At 35-weeks pregnant, Irmo native and Columbia resident Hallie Willm Biediger went to Lexington Women’s Care, a Lexington Medical Center physician practice, for a routine pregnancy visit in April. But the appointment turned out to be anything but ordinary.
Doctors diagnosed Hallie with preeclampsia, a condition that occurs during pregnancy characterized by factors including high blood pressure, swelling and signs of organ damage. Left untreated, preeclampsia can lead to serious, even fatal, complications for mom and baby.
Hallie also developed a rapid heartbeat during pregnancy.
After two weeks of modified bed rest and four days of carefully monitoring Hallie around-the-clock in the hospital’s brand new antepartum rooms, doctors determined her preeclampsia had become severe. The only treatment for it was to deliver the baby, and the doctors told Hallie and her husband, Brooks, that was exactly what was about to happen.
“We were terrified,” Hallie says. “I had a plan. The baby wasn’t supposed to be born until May. My house wasn’t ready. My hospital bag wasn’t packed.”
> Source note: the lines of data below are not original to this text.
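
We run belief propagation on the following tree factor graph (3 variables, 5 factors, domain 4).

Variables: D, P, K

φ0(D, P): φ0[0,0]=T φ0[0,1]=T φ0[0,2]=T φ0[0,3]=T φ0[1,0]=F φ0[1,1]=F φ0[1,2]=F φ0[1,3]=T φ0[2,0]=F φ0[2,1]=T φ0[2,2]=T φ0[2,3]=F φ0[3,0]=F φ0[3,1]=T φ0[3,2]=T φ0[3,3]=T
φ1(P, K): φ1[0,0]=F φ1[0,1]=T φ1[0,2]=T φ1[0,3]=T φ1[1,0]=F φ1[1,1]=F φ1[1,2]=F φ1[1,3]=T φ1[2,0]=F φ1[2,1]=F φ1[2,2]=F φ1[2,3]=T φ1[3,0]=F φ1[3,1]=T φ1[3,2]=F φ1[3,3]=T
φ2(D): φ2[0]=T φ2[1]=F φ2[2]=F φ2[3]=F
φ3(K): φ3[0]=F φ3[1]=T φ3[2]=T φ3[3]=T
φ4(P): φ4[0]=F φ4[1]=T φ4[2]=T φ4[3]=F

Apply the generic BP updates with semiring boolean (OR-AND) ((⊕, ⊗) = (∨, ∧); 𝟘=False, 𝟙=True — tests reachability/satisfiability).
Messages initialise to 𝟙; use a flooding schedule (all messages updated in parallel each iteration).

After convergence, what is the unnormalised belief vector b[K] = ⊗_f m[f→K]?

b[K] = [F, F, F, T]

init: all messages = 𝟙 over 4 values
r1 m[φ0→D] = [T, T, T, T]
r1 m[φ0→P] = [T, T, T, T]
r1 m[φ1→P] = [T, T, T, T]
r1 m[φ1→K] = [F, T, T, T]
r1 m[φ2→D] = [T, F, F, F]
r1 m[φ3→K] = [F, T, T, T]
r1 m[φ4→P] = [F, T, T, F]
r1 m[D→φ0] = [T, T, T, T]
r1 m[D→φ2] = [T, T, T, T]
r1 m[P→φ0] = [T, T, T, T]
r1 m[P→φ1] = [T, T, T, T]
r1 m[P→φ4] = [T, T, T, T]
r1 m[K→φ1] = [T, T, T, T]
r1 m[K→φ3] = [T, T, T, T]
r2 m[φ0→D] = [T, T, T, T]
r2 m[φ0→P] = [T, T, T, T]
r2 m[φ1→P] = [T, T, T, T]
r2 m[φ1→K] = [F, T, T, T]
r2 m[φ2→D] = [T, F, F, F]
r2 m[φ3→K] = [F, T, T, T]
r2 m[φ4→P] = [F, T, T, F]
r2 m[D→φ0] = [T, F, F, F]
r2 m[D→φ2] = [T, T, T, T]
r2 m[P→φ0] = [F, T, T, F]
r2 m[P→φ1] = [F, T, T, F]
r2 m[P→φ4] = [T, T, T, T]
r2 m[K→φ1] = [F, T, T, T]
r2 m[K→φ3] = [F, T, T, T]
r3 m[φ0→D] = [T, F, T, T]
r3 m[φ0→P] = [T, T, T, T]
r3 m[φ1→P] = [T, T, T, T]
r3 m[φ1→K] = [F, F, F, T]
r3 m[φ2→D] = [T, F, F, F]
r3 m[φ3→K] = [F, T, T, T]
r3 m[φ4→P] = [F, T, T, F]
r3 m[D→φ0] = [T, F, F, F]
r3 m[D→φ2] = [T, T, T, T]
r3 m[P→φ0] = [F, T, T, F]
r3 m[P→φ1] = [F, T, T, F]
r3 m[P→φ4] = [T, T, T, T]
r3 m[K→φ1] = [F, T, T, T]
r3 m[K→φ3] = [F, T, T, T]
r4 m[φ0→D] = [T, F, T, T]
r4 m[φ0→P] = [T, T, T, T]
r4 m[φ1→P] = [T, T, T, T]
r4 m[φ1→K] = [F, F, F, T]
r4 m[φ2→D] = [T, F, F, F]
r4 m[φ3→K] = [F, T, T, T]
r4 m[φ4→P] = [F, T, T, F]
r4 m[D→φ0] = [T, F, F, F]
r4 m[D→φ2] = [T, F, T, T]
r4 m[P→φ0] = [F, T, T, F]
r4 m[P→φ1] = [F, T, T, F]
r4 m[P→φ4] = [T, T, T, T]
r4 m[K→φ1] = [F, T, T, T]
r4 m[K→φ3] = [F, F, F, T]
r5 m[φ0→D] = [T, F, T, T]
r5 m[φ0→P] = [T, T, T, T]
r5 m[φ1→P] = [T, T, T, T]
r5 m[φ1→K] = [F, F, F, T]
r5 m[φ2→D] = [T, F, F, F]
r5 m[φ3→K] = [F, T, T, T]
r5 m[φ4→P] = [F, T, T, F]
r5 m[D→φ0] = [T, F, F, F]
r5 m[D→φ2] = [T, F, T, T]
r5 m[P→φ0] = [F, T, T, F]
r5 m[P→φ1] = [F, T, T, F]
r5 m[P→φ4] = [T, T, T, T]
r5 m[K→φ1] = [F, T, T, T]
r5 m[K→φ3] = [F, F, F, T]
fixed point reached at round 5
b[K] = ⊗ incoming = [F, F, F, T]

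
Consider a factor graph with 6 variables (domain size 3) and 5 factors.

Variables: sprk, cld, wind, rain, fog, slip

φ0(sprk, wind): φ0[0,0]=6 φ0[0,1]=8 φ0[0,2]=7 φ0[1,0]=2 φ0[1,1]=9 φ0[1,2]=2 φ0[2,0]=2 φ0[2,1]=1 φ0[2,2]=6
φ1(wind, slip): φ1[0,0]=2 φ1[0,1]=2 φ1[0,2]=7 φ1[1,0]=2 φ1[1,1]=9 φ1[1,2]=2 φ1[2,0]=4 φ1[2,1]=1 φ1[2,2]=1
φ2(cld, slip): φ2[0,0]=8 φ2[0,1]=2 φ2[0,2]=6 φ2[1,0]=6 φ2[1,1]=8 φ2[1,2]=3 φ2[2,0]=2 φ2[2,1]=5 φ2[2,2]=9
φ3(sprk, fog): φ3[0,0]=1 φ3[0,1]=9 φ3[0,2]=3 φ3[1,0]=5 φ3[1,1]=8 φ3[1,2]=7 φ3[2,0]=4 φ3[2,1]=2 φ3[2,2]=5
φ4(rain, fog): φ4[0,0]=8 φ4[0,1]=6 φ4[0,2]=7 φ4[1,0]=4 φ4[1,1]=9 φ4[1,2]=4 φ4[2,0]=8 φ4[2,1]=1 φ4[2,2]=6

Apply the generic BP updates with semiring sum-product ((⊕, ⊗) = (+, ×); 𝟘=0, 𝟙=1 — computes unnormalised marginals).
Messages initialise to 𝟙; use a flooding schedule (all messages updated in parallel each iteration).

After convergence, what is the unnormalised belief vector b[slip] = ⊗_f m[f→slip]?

b[slip] = [453760, 802455, 541926]

init: all messages = 𝟙 over 3 values
r1 m[φ0→sprk] = [21, 13, 9]
r1 m[φ0→wind] = [10, 18, 15]
r1 m[φ1→wind] = [11, 13, 6]
r1 m[φ1→slip] = [8, 12, 10]
r1 m[φ2→cld] = [16, 17, 16]
r1 m[φ2→slip] = [16, 15, 18]
r1 m[φ3→sprk] = [13, 20, 11]
r1 m[φ3→fog] = [10, 19, 15]
r1 m[φ4→rain] = [21, 17, 15]
r1 m[φ4→fog] = [20, 16, 17]
r1 m[sprk→φ0] = [1, 1, 1]
r1 m[sprk→φ3] = [1, 1, 1]
r1 m[cld→φ2] = [1, 1, 1]
r1 m[wind→φ0] = [1, 1, 1]
r1 m[wind→φ1] = [1, 1, 1]
r1 m[rain→φ4] = [1, 1, 1]
r1 m[fog→φ3] = [1, 1, 1]
r1 m[fog→φ4] = [1, 1, 1]
r1 m[slip→φ1] = [1, 1, 1]
r1 m[slip→φ2] = [1, 1, 1]
r2 m[φ0→sprk] = [21, 13, 9]
r2 m[φ0→wind] = [10, 18, 15]
r2 m[φ1→wind] = [11, 13, 6]
r2 m[φ1→slip] = [8, 12, 10]
r2 m[φ2→cld] = [16, 17, 16]
r2 m[φ2→slip] = [16, 15, 18]
r2 m[φ3→sprk] = [13, 20, 11]
r2 m[φ3→fog] = [10, 19, 15]
r2 m[φ4→rain] = [21, 17, 15]
r2 m[φ4→fog] = [20, 16, 17]
r2 m[sprk→φ0] = [13, 20, 11]
r2 m[sprk→φ3] = [21, 13, 9]
r2 m[cld→φ2] = [1, 1, 1]
r2 m[wind→φ0] = [11, 13, 6]
r2 m[wind→φ1] = [10, 18, 15]
r2 m[rain→φ4] = [1, 1, 1]
r2 m[fog→φ3] = [20, 16, 17]
r2 m[fog→φ4] = [10, 19, 15]
r2 m[slip→φ1] = [16, 15, 18]
r2 m[slip→φ2] = [8, 12, 10]
r3 m[φ0→sprk] = [212, 151, 71]
r3 m[φ0→wind] = [140, 295, 197]
r3 m[φ1→wind] = [188, 203, 97]
r3 m[φ1→slip] = [116, 197, 121]
r3 m[φ2→cld] = [148, 174, 166]
r3 m[φ2→slip] = [16, 15, 18]
r3 m[φ3→sprk] = [215, 347, 197]
r3 m[φ3→fog] = [122, 311, 199]
r3 m[φ4→rain] = [299, 271, 189]
r3 m[φ4→fog] = [20, 16, 17]
r3 m[sprk→φ0] = [13, 20, 11]
r3 m[sprk→φ3] = [21, 13, 9]
r3 m[cld→φ2] = [1, 1, 1]
r3 m[wind→φ0] = [11, 13, 6]
r3 m[wind→φ1] = [10, 18, 15]
r3 m[rain→φ4] = [1, 1, 1]
r3 m[fog→φ3] = [20, 16, 17]
r3 m[fog→φ4] = [10, 19, 15]
r3 m[slip→φ1] = [16, 15, 18]
r3 m[slip→φ2] = [8, 12, 10]
r4 m[φ0→sprk] = [212, 151, 71]
r4 m[φ0→wind] = [140, 295, 197]
r4 m[φ1→wind] = [188, 203, 97]
r4 m[φ1→slip] = [116, 197, 121]
r4 m[φ2→cld] = [148, 174, 166]
r4 m[φ2→slip] = [16, 15, 18]
r4 m[φ3→sprk] = [215, 347, 197]
r4 m[φ3→fog] = [122, 311, 199]
r4 m[φ4→rain] = [299, 271, 189]
r4 m[φ4→fog] = [20, 16, 17]
r4 m[sprk→φ0] = [215, 347, 197]
r4 m[sprk→φ3] = [212, 151, 71]
r4 m[cld→φ2] = [1, 1, 1]
r4 m[wind→φ0] = [188, 203, 97]
r4 m[wind→φ1] = [140, 295, 197]
r4 m[rain→φ4] = [1, 1, 1]
r4 m[fog→φ3] = [20, 16, 17]
r4 m[fog→φ4] = [122, 311, 199]
r4 m[slip→φ1] = [16, 15, 18]
r4 m[slip→φ2] = [116, 197, 121]
r5 m[φ0→sprk] = [3431, 2397, 1161]
r5 m[φ0→wind] = [2378, 5040, 3381]
r5 m[φ1→wind] = [188, 203, 97]
r5 m[φ1→slip] = [1658, 3132, 1767]
r5 m[φ2→cld] = [2048, 2635, 2306]
r5 m[φ2→slip] = [16, 15, 18]
r5 m[φ3→sprk] = [215, 347, 197]
r5 m[φ3→fog] = [1251, 3258, 2048]
r5 m[φ4→rain] = [4235, 4083, 2481]
r5 m[φ4→fog] = [20, 16, 17]
r5 m[sprk→φ0] = [215, 347, 197]
r5 m[sprk→φ3] = [212, 151, 71]
r5 m[cld→φ2] = [1, 1, 1]
r5 m[wind→φ0] = [188, 203, 97]
r5 m[wind→φ1] = [140, 295, 197]
r5 m[rain→φ4] = [1, 1, 1]
r5 m[fog→φ3] = [20, 16, 17]
r5 m[fog→φ4] = [122, 311, 199]
r5 m[slip→φ1] = [16, 15, 18]
r5 m[slip→φ2] = [116, 197, 121]
r6 m[φ0→sprk] = [3431, 2397, 1161]
r6 m[φ0→wind] = [2378, 5040, 3381]
r6 m[φ1→wind] = [188, 203, 97]
r6 m[φ1→slip] = [1658, 3132, 1767]
r6 m[φ2→cld] = [2048, 2635, 2306]
r6 m[φ2→slip] = [16, 15, 18]
r6 m[φ3→sprk] = [215, 347, 197]
r6 m[φ3→fog] = [1251, 3258, 2048]
r6 m[φ4→rain] = [4235, 4083, 2481]
r6 m[φ4→fog] = [20, 16, 17]
r6 m[sprk→φ0] = [215, 347, 197]
r6 m[sprk→φ3] = [3431, 2397, 1161]
r6 m[cld→φ2] = [1, 1, 1]
r6 m[wind→φ0] = [188, 203, 97]
r6 m[wind→φ1] = [2378, 5040, 3381]
r6 m[rain→φ4] = [1, 1, 1]
r6 m[fog→φ3] = [20, 16, 17]
r6 m[fog→φ4] = [1251, 3258, 2048]
r6 m[slip→φ1] = [16, 15, 18]
r6 m[slip→φ2] = [1658, 3132, 1767]
r7 m[φ0→sprk] = [3431, 2397, 1161]
r7 m[φ0→wind] = [2378, 5040, 3381]
r7 m[φ1→wind] = [188, 203, 97]
r7 m[φ1→slip] = [28360, 53497, 30107]
r7 m[φ2→cld] = [30130, 40305, 34879]
r7 m[φ2→slip] = [16, 15, 18]
r7 m[φ3→sprk] = [215, 347, 197]
r7 m[φ3→fog] = [20060, 52377, 32877]
r7 m[φ4→rain] = [43892, 42518, 25554]
r7 m[φ4→fog] = [20, 16, 17]
r7 m[sprk→φ0] = [215, 347, 197]
r7 m[sprk→φ3] = [3431, 2397, 1161]
r7 m[cld→φ2] = [1, 1, 1]
r7 m[wind→φ0] = [188, 203, 97]
r7 m[wind→φ1] = [2378, 5040, 3381]
r7 m[rain→φ4] = [1, 1, 1]
r7 m[fog→φ3] = [20, 16, 17]
r7 m[fog→φ4] = [1251, 3258, 2048]
r7 m[slip→φ1] = [16, 15, 18]
r7 m[slip→φ2] = [1658, 3132, 1767]
r8 m[φ0→sprk] = [3431, 2397, 1161]
r8 m[φ0→wind] = [2378, 5040, 3381]
r8 m[φ1→wind] = [188, 203, 97]
r8 m[φ1→slip] = [28360, 53497, 30107]
r8 m[φ2→cld] = [30130, 40305, 34879]
r8 m[φ2→slip] = [16, 15, 18]
r8 m[φ3→sprk] = [215, 347, 197]
r8 m[φ3→fog] = [20060, 52377, 32877]
r8 m[φ4→rain] = [43892, 42518, 25554]
r8 m[φ4→fog] = [20, 16, 17]
r8 m[sprk→φ0] = [215, 347, 197]
r8 m[sprk→φ3] = [3431, 2397, 1161]
r8 m[cld→φ2] = [1, 1, 1]
r8 m[wind→φ0] = [188, 203, 97]
r8 m[wind→φ1] = [2378, 5040, 3381]
r8 m[rain→φ4] = [1, 1, 1]
r8 m[fog→φ3] = [20, 16, 17]
r8 m[fog→φ4] = [20060, 52377, 32877]
r8 m[slip→φ1] = [16, 15, 18]
r8 m[slip→φ2] = [28360, 53497, 30107]
r9 m[φ0→sprk] = [3431, 2397, 1161]
r9 m[φ0→wind] = [2378, 5040, 3381]
r9 m[φ1→wind] = [188, 203, 97]
r9 m[φ1→slip] = [28360, 53497, 30107]
r9 m[φ2→cld] = [514516, 688457, 595168]
r9 m[φ2→slip] = [16, 15, 18]
r9 m[φ3→sprk] = [215, 347, 197]
r9 m[φ3→fog] = [20060, 52377, 32877]
r9 m[φ4→rain] = [704881, 683141, 410119]
r9 m[φ4→fog] = [20, 16, 17]
r9 m[sprk→φ0] = [215, 347, 197]
r9 m[sprk→φ3] = [3431, 2397, 1161]
r9 m[cld→φ2] = [1, 1, 1]
r9 m[wind→φ0] = [188, 203, 97]
r9 m[wind→φ1] = [2378, 5040, 3381]
r9 m[rain→φ4] = [1, 1, 1]
r9 m[fog→φ3] = [20, 16, 17]
r9 m[fog→φ4] = [20060, 52377, 32877]
r9 m[slip→φ1] = [16, 15, 18]
r9 m[slip→φ2] = [28360, 53497, 30107]
r10 m[φ0→sprk] = [3431, 2397, 1161]
r10 m[φ0→wind] = [2378, 5040, 3381]
r10 m[φ1→wind] = [188, 203, 97]
r10 m[φ1→slip] = [28360, 53497, 30107]
r10 m[φ2→cld] = [514516, 688457, 595168]
r10 m[φ2→slip] = [16, 15, 18]
r10 m[φ3→sprk] = [215, 347, 197]
r10 m[φ3→fog] = [20060, 52377, 32877]
r10 m[φ4→rain] = [704881, 683141, 410119]
r10 m[φ4→fog] = [20, 16, 17]
r10 m[sprk→φ0] = [215, 347, 197]
r10 m[sprk→φ3] = [3431, 2397, 1161]
r10 m[cld→φ2] = [1, 1, 1]
r10 m[wind→φ0] = [188, 203, 97]
r10 m[wind→φ1] = [2378, 5040, 3381]
r10 m[rain→φ4] = [1, 1, 1]
r10 m[fog→φ3] = [20, 16, 17]
r10 m[fog→φ4] = [20060, 52377, 32877]
r10 m[slip→φ1] = [16, 15, 18]
r10 m[slip→φ2] = [28360, 53497, 30107]
fixed point reached at round 10
b[slip] = ⊗ incoming = [453760, 802455, 541926]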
At 4:30 p.m. on April 25, 2019, John Michael “Jack” Biediger came into the world by cesarean section at Lexington Medical Center, weighing 6 pounds, 14 ounces. But doctors and nurses soon noticed his lungs weren't fully developed, and his oxygen saturation was lower than normal.
Like all babies born before 37 weeks gestation, Jack went to Lexington Medical Center’s new Special Care Nursery, a 20-bed unit where the hospital’s tiniest patients have private rooms, a new model of care for the hospital.
“The private Special Care Nursery rooms help neurodevelopment,” says Ginger Moore, RN, BSN, who has worked with premature babies at Lexington Medical Center for 20 years. “The quiet environment also helps the baby grow and make progress more quickly.”
And nurses know private rooms help parents bond with their babies.
“My husband and I were able to spend as much time with Jack as we wanted,” Hallie says. “Our parents could be there, too—and having them there made us feel better.”
She adds that the nurses were friendly and attentive, answering all of their questions and demonstrating expertise in caring for pre-term babies.
A Legacy of Welcoming Babies
Delivering babies is an important part of the care Lexington Medical Center provides to community residents. The hospital delivers approximately 3,300 babies each year—more than any other hospital in the Midlands.
In March, Lexington Medical Center opened a 545,000-square-foot patient care tower. The tower is the new home of the hospital’s women’s and children’s services. The labor and delivery unit there has spacious rooms flooded with natural light and a dedicated area for patients who come to the hospital in labor or those who need temporary evaluation. There are also six antepartum rooms for patients who may need extensive long-term monitoring.
“We're offering the finest delivery suites and obstetric services in South Carolina,” says Tod Augsburger, president and CEO of Lexington Medical Center.
A hallmark of the new unit is a mosaic containing more than 4,000 photos of babies born at the hospital since it opened in 1971. In all, more than 100,000 babies have been born at Lexington Medical Center.
Caring for these tiny patients begins before they’re born throughout Lexington Medical Center’s network of care.
The hospital’s physician network includes approximately 30 obstetricians and certified nurse midwives. A new member of the team is Paul Browne, MD, FACOG, a maternal-fetal medicine specialist. He helps women with high-risk or complicated pregnancies, which includes teen pregnancies, twins, triplets and abnormalities of the uterus and cervix.
“The best way to prevent having a premature baby is to have frequent visits with your doctor to review any warning signs of pre-term labor,” Dr. Browne says.
A Happy Ending
While Hallie was discharged from the hospital, baby Jack spent a full week in the Special Care Nursery before going home to Columbia.
“Every mother thinks she’s going to leave the hospital with her baby—that’s what you’re supposed to do. That didn’t happen for us. But the nurses at Lexington Medical Center made us feel like everything was going to be OK.”
And Jack was OK. Today, he is a healthy, thriving baby. Hallie says you’d never know he was a preemie.